We can simulate this giant-lens action by simply averaging over all of those frames. (And thanks to my co-worker, Joshua Napoli, for putting it so simply. Here is his similar project of last year - viewing houses through trees - but his blog post [had been] AWOL.)

What does it look like?

Success. Trees are blurred out. Compare to the photos at the top of this post.

How can we take this a step further? We can simulate a variable-focus lens by computing what every possible set of shearing parameters will do. That is, we can tilt our deck of cards by varying degrees so that the space-time path of various objects become vertical, and hence able to be imaged by our gigantic synthetic lens.

Here's how this looks. Let's recenter every 7th pixel so we can "focus" on a tree in the center, and "stop down" the aperture by averaging over fewer frames than we did above.

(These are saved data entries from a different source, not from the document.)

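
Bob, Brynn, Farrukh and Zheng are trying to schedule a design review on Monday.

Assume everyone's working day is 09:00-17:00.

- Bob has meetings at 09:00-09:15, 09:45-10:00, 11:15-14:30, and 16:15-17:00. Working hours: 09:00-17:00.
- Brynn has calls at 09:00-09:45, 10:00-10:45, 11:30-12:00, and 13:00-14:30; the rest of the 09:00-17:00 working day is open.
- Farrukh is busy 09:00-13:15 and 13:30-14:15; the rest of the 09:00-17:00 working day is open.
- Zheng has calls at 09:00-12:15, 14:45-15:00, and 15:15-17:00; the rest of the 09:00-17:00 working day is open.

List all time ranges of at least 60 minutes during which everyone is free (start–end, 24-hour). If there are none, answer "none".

none

Bob free within 09:00–17:00: 09:15–09:45, 10:00–11:15, 14:30–16:15.
Brynn free within 09:00–17:00: 09:45–10:00, 10:45–11:30, 12:00–13:00, 14:30–17:00.
Farrukh free within 09:00–17:00: 13:15–13:30, 14:15–17:00.
Zheng free within 09:00–17:00: 12:15–14:45, 15:00–15:15.
Bob ∩ Brynn: 10:45–11:15, 14:30–16:15.
Bob ∩ Brynn ∩ Farrukh: 14:30–16:15.
Bob ∩ Brynn ∩ Farrukh ∩ Zheng: 14:30–14:45, 15:00–15:15.
Windows ≥ 60 min: (none).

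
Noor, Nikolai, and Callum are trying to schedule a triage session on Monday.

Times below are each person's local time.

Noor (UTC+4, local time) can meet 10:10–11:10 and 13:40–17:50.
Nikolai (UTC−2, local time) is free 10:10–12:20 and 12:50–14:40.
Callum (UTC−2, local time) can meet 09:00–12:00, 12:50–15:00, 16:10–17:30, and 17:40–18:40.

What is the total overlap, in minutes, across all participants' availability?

Noor → UTC: 06:10–07:10, 09:40–13:50.
Nikolai → UTC: 12:10–14:20, 14:50–16:40.
Callum → UTC: 11:00–14:00, 14:50–17:00, 18:10–19:30, 19:40–20:40.
Noor ∩ Nikolai: 12:10–13:50.
Noor ∩ Nikolai ∩ Callum: 12:10–13:50.
Total common minutes: 100.

100 minutes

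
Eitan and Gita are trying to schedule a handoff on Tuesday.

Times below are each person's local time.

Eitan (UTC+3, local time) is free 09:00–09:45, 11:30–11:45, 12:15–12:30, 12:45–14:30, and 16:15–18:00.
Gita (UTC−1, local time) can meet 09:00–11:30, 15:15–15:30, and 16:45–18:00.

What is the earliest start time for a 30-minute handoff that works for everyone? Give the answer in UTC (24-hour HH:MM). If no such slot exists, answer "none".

Eitan → UTC: 06:00–06:45, 08:30–08:45, 09:15–09:30, 09:45–11:30, 13:15–15:00.
Gita → UTC: 10:00–12:30, 16:15–16:30, 17:45–19:00.
Eitan ∩ Gita: 10:00–11:30.
Windows ≥ 30 min: 10:00–11:30.
Earliest such window starts at 10:00.

10:00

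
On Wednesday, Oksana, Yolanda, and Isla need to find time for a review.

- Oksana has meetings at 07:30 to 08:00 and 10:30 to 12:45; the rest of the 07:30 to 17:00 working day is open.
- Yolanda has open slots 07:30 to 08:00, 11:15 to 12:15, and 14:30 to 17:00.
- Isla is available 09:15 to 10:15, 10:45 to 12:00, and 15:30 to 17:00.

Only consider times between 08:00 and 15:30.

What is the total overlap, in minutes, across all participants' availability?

0 minutes

Oksana free within 07:30–17:00: 08:00–10:30, 12:45–17:00.
Oksana ∩ Yolanda: 14:30–17:00.
Oksana ∩ Yolanda ∩ Isla: 15:30–17:00.
Restricted to 08:00–15:30: (none).
Total common minutes: 0.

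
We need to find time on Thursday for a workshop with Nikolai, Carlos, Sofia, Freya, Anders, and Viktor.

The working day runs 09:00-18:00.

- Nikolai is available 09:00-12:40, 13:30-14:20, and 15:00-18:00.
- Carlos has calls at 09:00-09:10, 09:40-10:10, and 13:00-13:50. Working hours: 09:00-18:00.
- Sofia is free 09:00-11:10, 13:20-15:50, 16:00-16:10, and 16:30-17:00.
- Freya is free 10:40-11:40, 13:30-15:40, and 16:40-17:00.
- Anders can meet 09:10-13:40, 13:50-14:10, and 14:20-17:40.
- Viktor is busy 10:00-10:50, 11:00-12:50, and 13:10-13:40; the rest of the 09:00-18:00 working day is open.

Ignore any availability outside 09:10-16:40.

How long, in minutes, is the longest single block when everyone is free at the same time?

Carlos free within 09:00–18:00: 09:10–09:40, 10:10–13:00, 13:50–18:00.
Viktor free within 09:00–18:00: 09:00–10:00, 10:50–11:00, 12:50–13:10, 13:40–18:00.
Nikolai ∩ Carlos: 09:10–09:40, 10:10–12:40, 13:50–14:20, 15:00–18:00.
Nikolai ∩ Carlos ∩ Sofia: 09:10–09:40, 10:10–11:10, 13:50–14:20, 15:00–15:50, 16:00–16:10, 16:30–17:00.
Nikolai ∩ Carlos ∩ Sofia ∩ Freya: 10:40–11:10, 13:50–14:20, 15:00–15:40, 16:40–17:00.
Nikolai ∩ Carlos ∩ Sofia ∩ Freya ∩ Anders: 10:40–11:10, 13:50–14:10, 15:00–15:40, 16:40–17:00.
Nikolai ∩ Carlos ∩ Sofia ∩ Freya ∩ Anders ∩ Viktor: 10:50–11:00, 13:50–14:10, 15:00–15:40, 16:40–17:00.
Restricted to 09:10–16:40: 10:50–11:00, 13:50–14:10, 15:00–15:40.
Common window lengths: 10, 20, 40 min; longest is 40.

40 minutes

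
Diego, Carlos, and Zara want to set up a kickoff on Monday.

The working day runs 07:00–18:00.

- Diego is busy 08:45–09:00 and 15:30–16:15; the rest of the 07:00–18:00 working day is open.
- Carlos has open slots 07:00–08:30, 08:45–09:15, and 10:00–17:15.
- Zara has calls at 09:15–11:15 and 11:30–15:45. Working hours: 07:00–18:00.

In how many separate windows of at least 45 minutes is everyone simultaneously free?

2

Diego free within 07:00–18:00: 07:00–08:45, 09:00–15:30, 16:15–18:00.
Zara free within 07:00–18:00: 07:00–09:15, 11:15–11:30, 15:45–18:00.
Diego ∩ Carlos: 07:00–08:30, 09:00–09:15, 10:00–15:30, 16:15–17:15.
Diego ∩ Carlos ∩ Zara: 07:00–08:30, 09:00–09:15, 11:15–11:30, 16:15–17:15.
Windows ≥ 45 min: 07:00–08:30, 16:15–17:15.
That's 2 windows.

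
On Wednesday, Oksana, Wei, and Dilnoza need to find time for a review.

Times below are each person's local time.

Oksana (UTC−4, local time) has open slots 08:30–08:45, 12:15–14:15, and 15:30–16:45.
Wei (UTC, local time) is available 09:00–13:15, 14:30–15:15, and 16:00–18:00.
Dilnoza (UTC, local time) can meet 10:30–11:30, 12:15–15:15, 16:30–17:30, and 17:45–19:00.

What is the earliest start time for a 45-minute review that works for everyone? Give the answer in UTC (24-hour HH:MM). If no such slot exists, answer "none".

Oksana → UTC: 12:30–12:45, 16:15–18:15, 19:30–20:45.
Wei → UTC: 09:00–13:15, 14:30–15:15, 16:00–18:00.
Dilnoza → UTC: 10:30–11:30, 12:15–15:15, 16:30–17:30, 17:45–19:00.
Oksana ∩ Wei: 12:30–12:45, 16:15–18:00.
Oksana ∩ Wei ∩ Dilnoza: 12:30–12:45, 16:30–17:30, 17:45–18:00.
Windows ≥ 45 min: 16:30–17:30.
Earliest such window starts at 16:30.

16:30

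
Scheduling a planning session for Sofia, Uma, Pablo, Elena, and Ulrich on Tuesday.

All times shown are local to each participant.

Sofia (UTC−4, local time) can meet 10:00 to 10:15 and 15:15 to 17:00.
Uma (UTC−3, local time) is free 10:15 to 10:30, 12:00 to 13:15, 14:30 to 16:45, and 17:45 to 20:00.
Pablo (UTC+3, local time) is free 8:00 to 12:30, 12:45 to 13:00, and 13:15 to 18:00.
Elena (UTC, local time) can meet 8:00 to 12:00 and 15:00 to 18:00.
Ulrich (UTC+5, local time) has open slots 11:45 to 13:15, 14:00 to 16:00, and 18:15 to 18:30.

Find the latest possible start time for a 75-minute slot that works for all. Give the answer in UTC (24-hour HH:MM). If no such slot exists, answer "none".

Sofia → UTC: 14:00–14:15, 19:15–21:00.
Uma → UTC: 13:15–13:30, 15:00–16:15, 17:30–19:45, 20:45–23:00.
Pablo → UTC: 05:00–09:30, 09:45–10:00, 10:15–15:00.
Elena → UTC: 08:00–12:00, 15:00–18:00.
Ulrich → UTC: 06:45–08:15, 09:00–11:00, 13:15–13:30.
Sofia ∩ Uma: 19:15–19:45, 20:45–21:00.
Sofia ∩ Uma ∩ Pablo: (none).
Sofia ∩ Uma ∩ Pablo ∩ Elena: (none).
Sofia ∩ Uma ∩ Pablo ∩ Elena ∩ Ulrich: (none).
Windows ≥ 75 min: (none).

none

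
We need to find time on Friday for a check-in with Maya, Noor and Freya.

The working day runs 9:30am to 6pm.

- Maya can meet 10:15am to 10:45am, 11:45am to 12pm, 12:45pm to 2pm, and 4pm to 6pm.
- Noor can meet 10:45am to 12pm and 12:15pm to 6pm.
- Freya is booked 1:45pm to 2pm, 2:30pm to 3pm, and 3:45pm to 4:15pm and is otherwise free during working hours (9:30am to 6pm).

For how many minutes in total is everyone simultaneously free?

180 minutes

Freya free within 09:30–18:00: 09:30–13:45, 14:00–14:30, 15:00–15:45, 16:15–18:00.
Maya ∩ Noor: 11:45–12:00, 12:45–14:00, 16:00–18:00.
Maya ∩ Noor ∩ Freya: 11:45–12:00, 12:45–13:45, 16:15–18:00.
Total common minutes: 15 + 60 + 105 = 180.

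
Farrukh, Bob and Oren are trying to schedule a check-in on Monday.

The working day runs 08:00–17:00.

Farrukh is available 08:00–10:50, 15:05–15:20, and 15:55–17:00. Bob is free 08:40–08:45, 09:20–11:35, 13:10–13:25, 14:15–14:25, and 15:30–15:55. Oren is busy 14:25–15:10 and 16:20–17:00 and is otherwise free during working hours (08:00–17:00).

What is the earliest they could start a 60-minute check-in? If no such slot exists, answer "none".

09:20

Oren free within 08:00–17:00: 08:00–14:25, 15:10–16:20.
Farrukh ∩ Bob: 08:40–08:45, 09:20–10:50.
Farrukh ∩ Bob ∩ Oren: 08:40–08:45, 09:20–10:50.
Windows ≥ 60 min: 09:20–10:50.
Earliest such window starts at 09:20.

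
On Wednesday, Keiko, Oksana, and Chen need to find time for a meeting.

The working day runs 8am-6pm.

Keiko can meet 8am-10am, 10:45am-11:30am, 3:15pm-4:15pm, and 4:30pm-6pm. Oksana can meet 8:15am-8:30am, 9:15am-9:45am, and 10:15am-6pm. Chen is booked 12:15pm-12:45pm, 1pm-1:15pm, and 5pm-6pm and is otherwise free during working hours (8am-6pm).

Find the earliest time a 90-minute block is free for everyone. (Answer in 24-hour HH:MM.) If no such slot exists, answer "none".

Chen free within 08:00–18:00: 08:00–12:15, 12:45–13:00, 13:15–17:00.
Keiko ∩ Oksana: 08:15–08:30, 09:15–09:45, 10:45–11:30, 15:15–16:15, 16:30–18:00.
Keiko ∩ Oksana ∩ Chen: 08:15–08:30, 09:15–09:45, 10:45–11:30, 15:15–16:15, 16:30–17:00.
Windows ≥ 90 min: (none).

none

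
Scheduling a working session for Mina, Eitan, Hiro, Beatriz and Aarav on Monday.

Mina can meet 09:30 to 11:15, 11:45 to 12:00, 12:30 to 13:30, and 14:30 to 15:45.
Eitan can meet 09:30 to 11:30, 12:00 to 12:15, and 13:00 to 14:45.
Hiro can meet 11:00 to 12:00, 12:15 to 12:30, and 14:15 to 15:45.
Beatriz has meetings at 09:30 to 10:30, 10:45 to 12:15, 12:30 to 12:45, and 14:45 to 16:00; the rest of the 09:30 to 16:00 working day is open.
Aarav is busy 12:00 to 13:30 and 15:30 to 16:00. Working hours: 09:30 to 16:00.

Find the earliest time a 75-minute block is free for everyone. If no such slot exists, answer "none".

none

Beatriz free within 09:30–16:00: 10:30–10:45, 12:15–12:30, 12:45–14:45.
Aarav free within 09:30–16:00: 09:30–12:00, 13:30–15:30.
Mina ∩ Eitan: 09:30–11:15, 13:00–13:30, 14:30–14:45.
Mina ∩ Eitan ∩ Hiro: 11:00–11:15, 14:30–14:45.
Mina ∩ Eitan ∩ Hiro ∩ Beatriz: 14:30–14:45.
Mina ∩ Eitan ∩ Hiro ∩ Beatriz ∩ Aarav: 14:30–14:45.
Windows ≥ 75 min: (none).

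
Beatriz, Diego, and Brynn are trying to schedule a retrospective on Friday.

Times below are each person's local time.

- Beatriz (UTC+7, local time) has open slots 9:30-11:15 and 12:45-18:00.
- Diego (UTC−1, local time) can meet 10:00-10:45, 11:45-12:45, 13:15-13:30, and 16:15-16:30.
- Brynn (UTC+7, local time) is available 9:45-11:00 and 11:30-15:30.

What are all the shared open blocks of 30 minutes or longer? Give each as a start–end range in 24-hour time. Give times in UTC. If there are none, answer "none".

Beatriz → UTC: 02:30–04:15, 05:45–11:00.
Diego → UTC: 11:00–11:45, 12:45–13:45, 14:15–14:30, 17:15–17:30.
Brynn → UTC: 02:45–04:00, 04:30–08:30.
Beatriz ∩ Diego: (none).
Beatriz ∩ Diego ∩ Brynn: (none).
Windows ≥ 30 min: (none).

none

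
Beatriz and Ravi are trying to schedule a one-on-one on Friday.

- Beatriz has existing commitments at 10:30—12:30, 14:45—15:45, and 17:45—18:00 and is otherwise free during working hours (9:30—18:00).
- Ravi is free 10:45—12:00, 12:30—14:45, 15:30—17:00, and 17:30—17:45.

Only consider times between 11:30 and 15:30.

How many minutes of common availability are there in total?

135 minutes

Beatriz free within 09:30–18:00: 09:30–10:30, 12:30–14:45, 15:45–17:45.
Beatriz ∩ Ravi: 12:30–14:45, 15:45–17:00, 17:30–17:45.
Restricted to 11:30–15:30: 12:30–14:45.
Total common minutes: 135.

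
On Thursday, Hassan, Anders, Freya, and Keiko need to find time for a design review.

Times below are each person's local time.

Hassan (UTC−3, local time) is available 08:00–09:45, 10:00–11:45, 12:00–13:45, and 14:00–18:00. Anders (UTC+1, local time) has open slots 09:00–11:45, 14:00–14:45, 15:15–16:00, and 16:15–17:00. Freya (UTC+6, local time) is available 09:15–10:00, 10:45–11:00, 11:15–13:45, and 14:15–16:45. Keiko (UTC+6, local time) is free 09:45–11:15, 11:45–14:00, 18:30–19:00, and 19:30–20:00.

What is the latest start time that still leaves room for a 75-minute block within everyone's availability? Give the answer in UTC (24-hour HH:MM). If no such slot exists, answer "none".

none

Hassan → UTC: 11:00–12:45, 13:00–14:45, 15:00–16:45, 17:00–21:00.
Anders → UTC: 08:00–10:45, 13:00–13:45, 14:15–15:00, 15:15–16:00.
Freya → UTC: 03:15–04:00, 04:45–05:00, 05:15–07:45, 08:15–10:45.
Keiko → UTC: 03:45–05:15, 05:45–08:00, 12:30–13:00, 13:30–14:00.
Hassan ∩ Anders: 13:00–13:45, 14:15–14:45, 15:15–16:00.
Hassan ∩ Anders ∩ Freya: (none).
Hassan ∩ Anders ∩ Freya ∩ Keiko: (none).
Windows ≥ 75 min: (none).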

Still awake? If you're interested in this stuff, try out:


ps A big thank-you in advance to anyone who can explain why Blogger: (1) doesn't insert images at the cursor, but rather on top; and (2) why an extra linefeed appears for every paragraph whenever I insert a photo.


Dan said...

My friend, you never cease to amaze me. Knowing nothing really about optics, I find this amazing and fascinating - thanks for the explanation. I *think* I understand it.

It also re-enforces that I need to find better hobbies. ;-)

Dan said...

How are there no other comments on this? LOL

G-Fav said...

Hah! I don't know. Actually, a couple of folks have sent me very thoughtful e-mail in the background about it.

The nice folks at Wolfram are visiting the blog a lot lately (hello, Illinois!) & I'll post something on that in a sec.


Mike Warot said...

You can do fun things with a still camera as well... here are my experiments to date:

Anonymous said...
This comment has been removed by a blog administrator.
Noah Spurrier said...

This appears to be related to computed tomography. The slices through your image stack even look like the radon transform.